Prominent families in Abba
There are many famous and well to do families in Abba. They consist of traders, educators, businessmen, lawyers, engineers, and doctors. The Nwoye, Akwiwu, Ozigbu, Orjiakor, Ekegbu and Ofoha families are examples of important families in Abba. Other examples are the Uwagbuo family,the Unaka family, the Akanno, the Nwafor family, the Ekwueme the Nnabuike family from the Royal house of the Nnawuihe family, the Chineme family, the Asuzu family, the Ohiaeri family, the Iwuoha Family, the Ugwokaegbe family where the first Reverend father in Duru N'ihe came from, the Oguamanam family, the Chimezie family, the Aladiri family, the Amaraegbu family, the Nwachukwu family, the Chikezie family, the Alinnor family, the Onwuachumba family, the Uzomah family, the Azonobi family, and the Obialo family, Ewuzie family, Ukadike family, Mba family, And not to omit the Anomneze family where the first Eze came from.
 
It is also noteworthy that one of the oldest churches in Abba, St. Stephen Anglican Church was built by Late Chief S. O Akwiwu.

History of Abba
Etymologically, the word Abba means father, which in common usage is called "Abba Nna". Historically, Abba in Nwangele LGA and Abam in Bende LGA of Abia State originated from the same place. Centuries ago, Field Marshall Ochiagha Uburu left Bende and fought through several towns in a move to demonstrate his military prowess and extract respectability. Uburu finally decided to stay and establish himself in a rocky grove that was known as Ebu-Ogbugha Nkume (rock of ages) and is the location of the present day Abba.

The four villages of Abba
According to oral history, Ochiagha Uburu originally had five children. They were Okpara, Osuama, Durunna, Ekitiafor, and Ogwuaga. Osuama is now in Mbano. This is because Osuama did the same thing that his father did and in the process, attained more land than his father. 

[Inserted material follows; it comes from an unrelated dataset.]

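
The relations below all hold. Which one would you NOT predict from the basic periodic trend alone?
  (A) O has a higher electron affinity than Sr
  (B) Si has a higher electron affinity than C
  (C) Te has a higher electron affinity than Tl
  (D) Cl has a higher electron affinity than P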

Umuokpara, the descendants of Okpara, consist of all the villages whose ancestors were children of Okpara and these include: Umulolo,Umuduruagwu, Umuonuna,etc. The same goes for Umudurunna, which comprises villages such as: Duru ni'ihe, Umu-Ezealibe, Umuozhibiri 1 & 2 i.e Umuokam and Umuokwaraehie, Okwei, Duru-Emeaghara, and Umuduruonunu. Ekitiafor and Ogwuaga consist of villages where the inhabitants are descendants of Ekitiafor and Ogwuaga. These villages include Oteke and Amukwe which are villages in Ekitiafor.